The more things change the more they stay the same


We’ve always had cat ladies.

A neolithic figurine depicting a goddess seated on a leopard, and holding a small leopard on her chest. Discovered in a house in Hacılar in Turkey, 5600 BCE, now housed at the Museum of Anatolian Civilizations in Ankara

Comments

  1. says

    Don’t show that to the UFO crowd. Since it isn’t a photographically accurate depiction of a human it must be an alien being in a spacesuit doing something or other with Earth cats. For that matter the cat she’s sitting on can’t actually be a cat, because, again, it doesn’t look exactly like a photo from National Geographic of a leopard or other large cat.

    Thinking about it it’s surprising at least some of them haven’t decided that Picasso’s abstract paintings of women are actually proof he encountered aliens.

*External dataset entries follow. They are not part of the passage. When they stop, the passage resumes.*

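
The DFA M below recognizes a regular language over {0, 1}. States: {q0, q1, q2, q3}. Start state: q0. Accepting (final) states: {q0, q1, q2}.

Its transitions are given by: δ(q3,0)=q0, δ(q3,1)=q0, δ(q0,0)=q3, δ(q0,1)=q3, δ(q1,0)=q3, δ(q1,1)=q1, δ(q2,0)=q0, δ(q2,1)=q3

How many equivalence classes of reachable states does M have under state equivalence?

2

States {q1,q2} cannot be reached from the start state, so discard them.
Start with accepting vs non-accepting: {q0} | {q3}.
Stable partition: {q0} | {q3} — 2 equivalence classes.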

Because apparently no one had any sort of imagination before the mid 20th Century.

    I wonder if legitimate researchers have clues the person is supposed to be a goddess, and not just a woman the artist knew who liked cats.

  2. Larry says

    Back in the day, women were really women! None of this kitty, kitty, house cat nonsense. No! Friggin’ leopards, thank you very much.

  3. robro says

    I was wondering why they identified the cats as leopards, too. Naturally some folks seem to think of this as a “mother goddess”, of course.

    Doc Bill @ #4 — nuh huh…it’s a flower vase.

  4. Tethys says

    They are leopards because this is not the only piece of ancient Anatolian art that has been excavated from this settlement. The leopards are a common motif, along with bull horns or heads. A woman seated on a leopard and holding a baby leopard does probably depict a Goddess or revered Mother figure.

  5. CompulsoryAccount7746, Sky Captain says

    Hacilar and Çatalhöyük were contemporaneous neighbors, judging from the dates and maps on wikipedia.

    Çatalhöyük Research Project – Was there a belief in the Mother Goddess at Çatalhöyük? (2017)

    Archaeological theories are often the products of their time. It is therefore important when forming our interpretations that we act with caution and always search for the latest research and evidence available. A prime example of such archaeological reinterpretation is shown at Ҫatalhöyük, wherein the popular conception of the ‘mother goddess’ figurines has been challenged.
    […]
    James Mellaart, who was the first to lead excavations at the site, interpreted the discovery of female figurines as representing the belief in a female goddess. Some experts on prehistoric art warn that we shouldn’t read too much into these figurines and suggest that they may simply have been creating “art for art’s sake.”
    […]
    A lead figure that has influenced the perceptions which many have come to hold about such female figurines is Marija Gimbutas. She advocated the notion of an omnipotent Mother Goddess, who was worshipped with cultural continuity from the Palaeolithic era to modern times. When James Mellaart discovered these voluptuous figurines at Hacilar in the 60s, and later at Çatalhöyük, they sparked a media sensation.
    […]
    It wasn’t until Ian Hodder’s longer period of excavation at the site that the numerous figurines in animal and masculine form were discovered, excavated from new areas of the site and otherwise discarded in Mellaart’s spoil heap. In his selective study of just the female figurines, Mellaart potentially altered the picture significantly, and these more recent discoveries have consequently led to a reassessment of the ‘mother goddess’ theory.

    Lynn Meskell and Carolyn Nakamura in particular have published[*] a comprehensive and representative range of figurines from the site which balance out the female figurine finds.

    * https://www.catalhoyuk.com/archive_reports/2005/ar05_29.html

    Wikipedia – Mother goddess, Excavations at Çatalhöyük

    Between 1961 and 1965 James Mellaart led a series of excavations at Çatalhöyük […] statues found here, which Mellaart suggested represented a Great goddess, who headed the pantheon of an essentially matriarchal culture.
    […]
    Since 1993, excavations were resumed, now headed by Ian Hodder with Lynn Meskell as head of the Stanford Figurines Project that examined the figurines of Çatalhöyük. This team came to different conclusions than Gimbutas and Mellaart. Only a few of the figurines were identified as female and these figurines were found not so much in sacred spaces, but seemed to have been discarded randomly, sometimes in garbage heaps. This rendered a cult of the mother goddess in this location as unlikely.

  6. magistramarla says

    Yup! Before reading anything, my thought was: “Mother Earth has always been a cat lady”.
    She looks like Gaia, and so many other mother goddesses that I’ve seen when studying ancient cultures.
    (Typed on my laptop while my cat purrs next to me).

  7. fishy says

    To my knowledge, I think these things were, given the limited resources of the times, seen to be god-like currency, perhaps more valued then, than they are now.
    …or maybe I’m just full of shit.